The Cuban Assets Control Regulations prohibit persons subject to the jurisdiction of the United States from, among other things, engaging in any transactions involving property in which Cuba or a Cuban national has or at any time since 1963 has had an interest of any nature whatsoever. The only exceptions are those expressly spelled out in the Regulations or permitted under express exceptions or OFAC-issued general or specific licenses.
While the Cuban Assets Control Regulations contain many exceptions from their prohibitions and OFAC has been liberal in recent years in issuing licenses for otherwise prohibited activity, those wishing to do business with or engage in other activities relating to Cuba, such as travel, will still have to work within the Cuban Assets Control Regulations.
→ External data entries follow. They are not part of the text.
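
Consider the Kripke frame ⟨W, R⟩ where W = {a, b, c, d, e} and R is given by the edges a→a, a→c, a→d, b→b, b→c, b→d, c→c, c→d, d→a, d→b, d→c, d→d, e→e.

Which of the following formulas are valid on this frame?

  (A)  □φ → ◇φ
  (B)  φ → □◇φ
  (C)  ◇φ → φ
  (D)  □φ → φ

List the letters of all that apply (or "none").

A, D

R is reflexive: each world relates to itself.
R is not symmetric: a R c but not c R a.
R is serial: every world has an R-successor.
R is not a subset of the identity: a R c with a ≠ c.
(A) □φ → ◇φ is axiom D, which corresponds to seriality. R is serial — valid.
(B) axiom B: valid iff R is symmetric. R is not symmetric — not valid.
(C) ◇φ → φ is the converse of T; it holds exactly when R ⊆ identity. Here R ⊄ identity — not valid.
(D) □φ → φ is axiom T, which corresponds to reflexivity. R is reflexive — valid.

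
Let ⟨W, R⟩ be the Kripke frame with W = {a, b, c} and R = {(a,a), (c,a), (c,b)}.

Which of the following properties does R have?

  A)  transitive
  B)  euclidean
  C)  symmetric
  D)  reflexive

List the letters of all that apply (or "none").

(A) transitive: R is closed under composition.
(B) not euclidean: c R a and c R b but not a R b.
(C) not symmetric: c R a but not a R c.
(D) not reflexive: not b R b.

A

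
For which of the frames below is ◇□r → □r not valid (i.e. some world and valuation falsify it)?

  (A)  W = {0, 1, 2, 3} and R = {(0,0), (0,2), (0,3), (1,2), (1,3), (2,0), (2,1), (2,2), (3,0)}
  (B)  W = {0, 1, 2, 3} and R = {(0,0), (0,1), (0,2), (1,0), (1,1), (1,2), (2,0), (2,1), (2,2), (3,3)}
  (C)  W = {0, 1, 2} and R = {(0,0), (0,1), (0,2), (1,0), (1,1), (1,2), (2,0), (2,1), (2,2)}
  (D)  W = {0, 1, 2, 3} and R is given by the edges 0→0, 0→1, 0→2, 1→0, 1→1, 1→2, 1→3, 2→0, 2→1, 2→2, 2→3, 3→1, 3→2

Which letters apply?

The schema ◇□r → □r is the dual of axiom 5; it is valid on a frame iff R is euclidean.
(A) R is not euclidean (0 R 2 and 0 R 3 but not 2 R 3), so the schema fails here.
(B) R is euclidean (any two R-successors of the same world are R-related), so the schema is valid here.
(C) R is euclidean (any two R-successors of the same world are R-related), so the schema is valid here.
(D) R is not euclidean (1 R 0 and 1 R 3 but not 0 R 3), so the schema fails here.

A, D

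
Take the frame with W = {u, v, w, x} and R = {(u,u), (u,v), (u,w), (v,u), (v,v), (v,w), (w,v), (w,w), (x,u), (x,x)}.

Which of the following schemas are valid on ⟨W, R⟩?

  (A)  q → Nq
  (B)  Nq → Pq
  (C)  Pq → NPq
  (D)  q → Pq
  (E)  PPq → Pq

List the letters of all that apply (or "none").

R is reflexive: each world relates to itself.
R is not transitive: w R v and v R u but not w R u.
R is not euclidean: u R w and u R u but not w R u.
R is serial: every world has an R-successor.
R is not a subset of the identity: u R v with u ≠ v.
(A) q → Nq is valid only on frames where every R-edge is a self-loop. Here R ⊄ identity — not valid.
(B) Nq → Pq is axiom D, which corresponds to seriality. R is serial — valid.
(C) Pq → NPq is axiom 5, which corresponds to the euclidean property. R is not euclidean — not valid.
(D) q → Pq (the dual of axiom T) characterises the reflexive frames. R is reflexive — valid.
(E) PPq → Pq is the dual of axiom 4; it is valid on a frame exactly when R is transitive. R is not transitive, so not valid.

B, D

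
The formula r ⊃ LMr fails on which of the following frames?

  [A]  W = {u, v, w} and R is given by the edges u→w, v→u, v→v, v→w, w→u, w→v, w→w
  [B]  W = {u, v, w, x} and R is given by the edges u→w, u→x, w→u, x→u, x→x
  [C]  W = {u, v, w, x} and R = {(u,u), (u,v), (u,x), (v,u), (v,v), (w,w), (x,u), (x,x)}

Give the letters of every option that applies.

The schema r ⊃ LMr is axiom B; it is valid on a frame iff R is symmetric.
(A) R is not symmetric (v R u but not u R v), so the schema fails here.
(B) R is symmetric (every R-edge is matched by its reverse), so the schema is valid here.
(C) R is symmetric (every R-edge is matched by its reverse), so the schema is valid here.

A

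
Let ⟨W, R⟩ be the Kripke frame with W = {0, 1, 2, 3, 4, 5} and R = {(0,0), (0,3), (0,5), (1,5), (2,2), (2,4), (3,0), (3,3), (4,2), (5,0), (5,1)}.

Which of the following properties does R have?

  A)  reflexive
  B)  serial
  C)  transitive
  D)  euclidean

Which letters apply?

B

(A) not reflexive: not 1 R 1.
(B) serial: every world has an R-successor.
(C) not transitive: 0 R 5 and 5 R 1 but not 0 R 1.
(D) not euclidean: 0 R 3 and 0 R 5 but not 3 R 5.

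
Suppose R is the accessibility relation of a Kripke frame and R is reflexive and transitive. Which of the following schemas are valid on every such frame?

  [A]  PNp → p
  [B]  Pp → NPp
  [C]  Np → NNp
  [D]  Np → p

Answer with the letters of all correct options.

C, D

Reflexive relations are serial.
(A) PNp → p (the dual of axiom B) characterises the symmetric frames. Such an R need not be symmetric — not valid.
(B) axiom 5: valid iff R is euclidean. Such an R need not be euclidean — not valid.
(C) Np → NNp (axiom 4) characterises the transitive frames. Every such R is transitive — valid.
(D) Np → p is axiom T, which corresponds to reflexivity. Every such R is reflexive — valid.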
Removal of Cuba from the list of State Sponsors of Terrorism will, therefore, in and of itself have an impact only on restrictions applicable to other activities. These appear to be confined largely to things the U.S. government may or may not do, such as providing foreign aid or economic assistance, making arms sales or sales of military-related goods or services, dealing with international financial institutions as they relate to Cuba, dealing with claims against Cuba in U.S. courts, regulating the tax treatment of income earned from Cuban-related activities, dealing with customs matters relating to duties on goods imported from Cuba and other things of an official or governmental nature.
Cuba may not be a terrorist-supporting country. But supporter or not, it is still something of a pariah.